Les chiffres les plus récents repris dans les statistiques ci-dessous concernent la période du 1er juillet 2021 au 30 juin 2022.

Lire plus

La consommation d’antibiotiques est affichée sur l’Atlas AIM de plusieurs manières. Il convient de les combiner, car outre la consommation totale, il est également essentiel de connaître le nombre de personnes qui sont traitées.

  • Le nombre de doses journalières standard (DDD) par 1 000 personnes par jour : il s’agit de l’unité de mesure international de l’Organisation mondiale de la santé (OMS) qui permet d’effectuer des comparaisons avec d’autres pays.
  • Le nombre de traitements antibiotiques entamés par 1 000 personnes par jour.
  • Le nombre de personnes suivant un traitement antibiotique par 1 000 personnes par jour.
  • Le nombre de traitements antibiotiques par 1 000 contacts avec le médecin généraliste par jour.

Consommation d’antibiotiques dans le temps

En dépit des campagnes de sensibilisation, la consommation d’antibiotiques en Belgique est longtemps restée stable. Depuis 2015, une nette diminution s’est toutefois produite, quelle que soit la manière dont la consommation est mesurée.
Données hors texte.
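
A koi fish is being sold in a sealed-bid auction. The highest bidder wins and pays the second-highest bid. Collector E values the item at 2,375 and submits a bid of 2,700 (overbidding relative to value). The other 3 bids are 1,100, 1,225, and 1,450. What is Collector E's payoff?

Highest competing bid: 1,450.
Collector E's bid 2,700 is the highest overall, so Collector E wins and pays the second-highest bid, 1,450.
Payoff = value − price = 2,375 − 1,450 = 925.

925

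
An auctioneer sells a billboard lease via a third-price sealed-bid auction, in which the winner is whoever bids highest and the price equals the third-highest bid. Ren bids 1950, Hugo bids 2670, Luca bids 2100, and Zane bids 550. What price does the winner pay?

Price paid: 1950.

Ordered from highest: Hugo 2670, then Luca 2100, then Ren 1950, then Zane 550.
Hugo is the highest bidder, so Hugo wins.
Under the third-price rule, the price is the third-highest bid: 1950.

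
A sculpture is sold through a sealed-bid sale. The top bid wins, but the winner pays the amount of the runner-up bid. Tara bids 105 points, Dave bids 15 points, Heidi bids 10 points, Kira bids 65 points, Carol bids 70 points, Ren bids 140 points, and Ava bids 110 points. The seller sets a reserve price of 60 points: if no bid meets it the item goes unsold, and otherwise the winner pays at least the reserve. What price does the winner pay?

Price paid: 110 points.

Bids in descending order: Ren 140 points; Ava 110 points; Tara 105 points; Carol 70 points; Kira 65 points; Dave 15 points; Heidi 10 points.
Ren has the highest bid, so Ren wins.
The second-highest bid is 110 points, which exceeds the reserve, so that sets the price.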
Nous avons pu observer une nette diminution de la consommation au cours de la période de juillet 2020 à juin 2021, mais l’année suivante, les chiffres avaient retrouvé leur niveau de 2019-2020.
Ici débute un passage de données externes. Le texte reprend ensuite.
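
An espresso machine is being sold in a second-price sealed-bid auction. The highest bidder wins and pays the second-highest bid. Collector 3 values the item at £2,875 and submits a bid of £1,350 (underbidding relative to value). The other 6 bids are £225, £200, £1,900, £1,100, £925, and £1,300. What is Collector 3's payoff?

Payoff = £0.

Highest competing bid: £1,900.
Collector 3's bid £1,350 is not the highest, so Collector 3 loses, pays nothing, and earns zero payoff.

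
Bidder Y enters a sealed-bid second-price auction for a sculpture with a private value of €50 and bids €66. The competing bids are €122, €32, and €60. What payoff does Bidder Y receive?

Highest competing bid: €122.
Bidder Y's bid €66 is not the highest, so Bidder Y loses, pays nothing, and earns zero payoff.

Payoff = €0.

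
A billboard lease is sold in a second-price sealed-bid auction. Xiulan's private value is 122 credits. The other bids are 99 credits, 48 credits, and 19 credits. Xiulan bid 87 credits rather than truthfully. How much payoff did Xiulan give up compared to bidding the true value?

The highest competing bid is 99 credits.
Bidding truthfully at 122 credits: Xiulan has the top bid, wins, and pays the second-highest bid 99 credits. Payoff = 122 credits − 99 credits = 23 credits.
Bidding 87 credits: the top bid is 99 credits (a rival), so Xiulan loses. Payoff = 0 credits.
Regret = truthful payoff − actual payoff = 23 credits − 0 credits = 23 credits.

Regret: 23 credits.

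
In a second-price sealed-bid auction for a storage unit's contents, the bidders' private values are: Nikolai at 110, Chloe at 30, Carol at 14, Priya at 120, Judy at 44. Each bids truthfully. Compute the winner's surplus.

Ordered from highest: Priya 120; Nikolai 110; Judy 44; Chloe 30; Carol 14.
Priya wins with the top bid and pays the second-highest, 110.
Surplus = 120 − 110 = 10.

Winner's surplus: 10.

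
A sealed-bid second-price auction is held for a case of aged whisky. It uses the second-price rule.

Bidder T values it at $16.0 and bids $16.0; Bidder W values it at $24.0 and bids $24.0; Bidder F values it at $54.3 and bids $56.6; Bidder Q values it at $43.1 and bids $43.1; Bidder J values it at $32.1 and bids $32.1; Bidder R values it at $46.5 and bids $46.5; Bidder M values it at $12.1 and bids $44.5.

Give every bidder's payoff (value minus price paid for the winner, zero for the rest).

Bidder T $0.0, Bidder W $0.0, Bidder F $7.8, Bidder Q $0.0, Bidder J $0.0, Bidder R $0.0, Bidder M $0.0.

Bids in descending order: Bidder F $56.6, then Bidder R $46.5, then Bidder M $44.5, then Bidder Q $43.1, then Bidder J $32.1, then Bidder W $24.0, then Bidder T $16.0.
Bidder F has the top bid and wins; the price is the second-highest bid, $46.5.
Bidder F's payoff = $54.3 − $46.5 = $7.8. All other bidders lose, so their payoff is 0.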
Comparée aux pays limitrophes la consommation d’antibiotiques en Belgique reste élevée. Aux Pays-Bas, elle est considérée comme prédominante et atteint environ la moitié de celle de la Belgique. Nous nous situons en 10e place du classement à l’échelle européenne, mais nous dépassons encore la moyenne européenne de 15 DDD par 1 000 personnes par jour.

Vous trouverez davantage d’informations sur la consommation d’antibiotiques dans les différents États-membres de l’Espace économique européen (EEE) (hormis le Liechtenstein) dans les rapports annuels du Centre européen de prévention et de contrôle des maladies (ECDC).

Différences selon le sexe

La consommation d’antibiotiques est plus élevée chez les femmes que chez les hommes, et suit pratiquement la même tendance à la baisse. On observe le même écart dans plusieurs études menées à l’étranger.

Il est ressorti d’une étude britannique qu’on prescrivait aussi souvent des antibiotiques aux femmes pour la plupart des affections, excepté pour les infections urinaires. Cette consommation d’antibiotiques plus élevée chez les femmes pourrait s’expliquer par le fait qu’elles se rendent plus souvent chez le médecin. Cette différence apparaît également dans les données AIM.

Différences selon l’âge

Ce sont les populations les plus jeunes (0-4 ans) et les plus âgées (75 ans et plus) qui se voient prescrire le plus d’antibiotiques. Ces deux tranches d’âge sont plus vulnérables aux maladies infectieuses : la plus jeune parce qu’à cet âge, le système immunitaire doit encore se développer, la plus âgée car il commence à montrer des signes de faiblesse. Le taux de consommation d’antibiotiques le plus faible se situe chez les jeunes âgés de 5 à 14 ans et augmente ensuite progressivement avec l’âge.

Quinolones

Les (fluoro)quinolones sont un groupe d’antibiotiques à large spectre. Ce genre d’antibiotique a une forte influence sur l’augmentation de la résistance aux antibiotiques et s’accompagne en outre de nombreux effets secondaires. Le 1er mai 2018, l’INAMI a donc renforcé les conditions de remboursement des quinolones : ils ne sont remboursés que pour des infections spécifiques et bien définies, ou pour des patients souffrant de graves affections sous-jacentes.

Le graphique ci-dessous indique que depuis lors, la consommation remboursée en Belgique a fortement diminué. Selon les chiffres de l’Association pharmaceutique belge, mentionnés dans le Tijdschrift voor Geneeskunde en Gezondheidszorg (Journal de la médecine et des soins de santé), la consommation de quinolones sans remboursement a pris de l’ampleur : seuls 36 % des quinolones délivrés sont remboursés. L’article révèle également que la consommation totale (remboursable et non remboursable) a diminué d’un tiers.